The city's 113,000-student school system has larger classes than do most districts.
But, residing in an environment with more than its share of poverty, single-parent homes, drug abuse and crime, city children need the individual attention that small classes afford more than do, say, their counterparts in the suburbs, Mr. Stokes said.
The council members' proposed charter amendment would have set limits for kindergarten through fifth-grade classes and cost only a fraction of what the union bid would have cost, Mr. Stokes said. The proposed charter amendment would have limited kindergarten through second-grade classes to 20 students and classes in grades three through five to 25 students.
While proponents of a cap suggest it would reduce disruptions and improve student performance, research on the subject is mixed. While some studies suggest a direct relationship between class size and performance, others find no correlation.

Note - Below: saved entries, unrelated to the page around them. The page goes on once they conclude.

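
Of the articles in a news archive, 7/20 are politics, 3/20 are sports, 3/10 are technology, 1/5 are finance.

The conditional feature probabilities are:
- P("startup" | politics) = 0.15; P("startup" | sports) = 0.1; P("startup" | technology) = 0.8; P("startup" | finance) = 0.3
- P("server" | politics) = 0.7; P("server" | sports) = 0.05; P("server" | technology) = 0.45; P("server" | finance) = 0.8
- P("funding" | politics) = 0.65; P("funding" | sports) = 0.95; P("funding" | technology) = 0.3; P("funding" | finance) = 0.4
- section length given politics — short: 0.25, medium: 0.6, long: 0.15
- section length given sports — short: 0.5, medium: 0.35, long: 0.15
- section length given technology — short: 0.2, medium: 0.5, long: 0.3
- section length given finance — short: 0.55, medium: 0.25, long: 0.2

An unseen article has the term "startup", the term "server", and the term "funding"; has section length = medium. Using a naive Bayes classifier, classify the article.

technology

politics: 0.35 × 0.15 × 0.7 × 0.65 × 0.6 = 0.0143325
sports: 0.15 × 0.1 × 0.05 × 0.95 × 0.35 = 0.000249375
technology: 0.3 × 0.8 × 0.45 × 0.3 × 0.5 = 0.0162
finance: 0.2 × 0.3 × 0.8 × 0.4 × 0.25 = 0.0048
Highest score → technology.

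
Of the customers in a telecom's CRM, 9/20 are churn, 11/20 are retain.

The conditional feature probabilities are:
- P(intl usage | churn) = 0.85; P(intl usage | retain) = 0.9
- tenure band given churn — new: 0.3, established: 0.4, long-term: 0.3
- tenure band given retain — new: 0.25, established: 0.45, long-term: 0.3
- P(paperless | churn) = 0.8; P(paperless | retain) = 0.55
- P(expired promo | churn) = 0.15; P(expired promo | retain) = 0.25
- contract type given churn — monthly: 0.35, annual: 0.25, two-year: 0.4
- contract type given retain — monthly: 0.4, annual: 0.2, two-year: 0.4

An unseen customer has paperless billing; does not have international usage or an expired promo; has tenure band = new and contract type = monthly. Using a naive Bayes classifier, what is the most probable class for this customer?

churn

churn: 0.45 × (1−0.85) × 0.3 × 0.8 × (1−0.15) × 0.35 = 0.0048195
retain: 0.55 × (1−0.9) × 0.25 × 0.55 × (1−0.25) × 0.4 = 0.00226875
Highest score → churn.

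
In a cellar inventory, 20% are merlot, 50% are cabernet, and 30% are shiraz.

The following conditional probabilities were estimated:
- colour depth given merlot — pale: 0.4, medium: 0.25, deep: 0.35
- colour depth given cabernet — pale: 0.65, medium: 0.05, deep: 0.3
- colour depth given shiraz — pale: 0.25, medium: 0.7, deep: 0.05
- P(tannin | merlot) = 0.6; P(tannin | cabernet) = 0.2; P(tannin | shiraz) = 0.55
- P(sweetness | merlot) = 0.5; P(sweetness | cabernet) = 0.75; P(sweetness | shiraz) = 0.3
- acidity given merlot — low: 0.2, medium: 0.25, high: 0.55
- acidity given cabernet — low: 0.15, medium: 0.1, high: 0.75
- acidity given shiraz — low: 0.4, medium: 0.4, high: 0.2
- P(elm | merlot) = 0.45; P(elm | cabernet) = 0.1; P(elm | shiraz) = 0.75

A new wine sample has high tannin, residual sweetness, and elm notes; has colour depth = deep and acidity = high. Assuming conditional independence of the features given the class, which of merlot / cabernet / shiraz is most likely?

merlot

merlot: 0.2 × 0.35 × 0.6 × 0.5 × 0.55 × 0.45 = 0.0051975
cabernet: 0.5 × 0.3 × 0.2 × 0.75 × 0.75 × 0.1 = 0.0016875
shiraz: 0.3 × 0.05 × 0.55 × 0.3 × 0.2 × 0.75 = 0.00037125
Highest score → merlot.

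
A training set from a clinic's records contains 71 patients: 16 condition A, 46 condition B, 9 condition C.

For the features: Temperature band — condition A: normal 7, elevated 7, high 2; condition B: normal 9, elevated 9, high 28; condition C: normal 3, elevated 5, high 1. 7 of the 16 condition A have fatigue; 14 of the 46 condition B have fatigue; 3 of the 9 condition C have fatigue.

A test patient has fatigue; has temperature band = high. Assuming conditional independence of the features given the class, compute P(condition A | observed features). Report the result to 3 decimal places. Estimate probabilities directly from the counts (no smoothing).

0.090

condition A: (16/71) × (2/16) × (7/16) ≈ 0.0123239
condition B: (46/71) × (28/46) × (14/46) ≈ 0.120024
condition C: (9/71) × (1/9) × (3/9) ≈ 0.00469484
P(condition A | x) = 0.0123239 / 0.13704274 ≈ 0.090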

Superintendent Walter G. Amprey has opposed any cap on class sizes from the beginning. Imposing such limits, he said, would put too much emphasis on only one aspect of education, and detract from others. Rather than spending millions hiring more teachers, the school system must consider many priorities and decide how best to provide a mix of staff development, training and programs to improve education, he said.
"I just think that [a cap] focuses too much on one aspect of what we need to correct the situation," he said. "To zero in on that would take away from our efforts to look at other aspects. It seems to make class size the panacea."
He said he favors smaller classes but that a cap could force the cash-strapped school system to choose between hiring more teachers and providing other vital services such as more counseling or books.
The city imposed limits on class sizes about eight years ago, when Mayor Clarence H. Du Burns and the council agreed to provide $1 million each year to reduce class sizes. The effort began with kindergarten, and Mr. Burns' successor, Kurt L. Schmoke, extended it to first grade before discontinuing it.